Neon played a major role in creating Route 66’s “Mother Road” mythology. In the era before the interstate-highway system, drivers from Chicago to Los Angeles passed hotels, coffee shops, auto dealerships and countless other businesses, absorbing colorful neon signs along the way. As highway driving became ubiquitous, Route 66 traffic atrophied, and an American icon withered.
Thankfully, car-culture and history buffs (and, presumably, some sign lovers) have joined forces to restore Route 66 businesses – with signs playing a key role. One such victory occurred in Carthage, MO, where sisters Deborah Harvey and Priscilla Bledsaw purchased the Boots Court Motel in 2011 and made heavy renovations that were subsidized in part by a Route 66 Corridor Preservation Program grant established by the National Park Service.

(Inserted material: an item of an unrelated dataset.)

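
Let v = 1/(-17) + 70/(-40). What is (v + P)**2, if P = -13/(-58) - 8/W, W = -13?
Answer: 617472801/657204496 ≈ 0.93954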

They reopened a five-room annex that had been added to the hotel in 1946 the following year, and, with proceeds from renting those rooms, could finally afford to have the architectural neon on the building’s façade remade. With 200 Route 66 and neon aficionados in attendance, a relighting ceremony took place in early April.
The sisters hired David Hutson, owner of St. Louis-based Neon Time, to fabricate the neon. About neon signs’ beauty, he told the Joplin Globe, “Neon has a kinetic feel. It’s very much alive, and has a certain seductive allure of that era. It’s inevitable that people, not just Americans, stop along the route in search of the American brand.”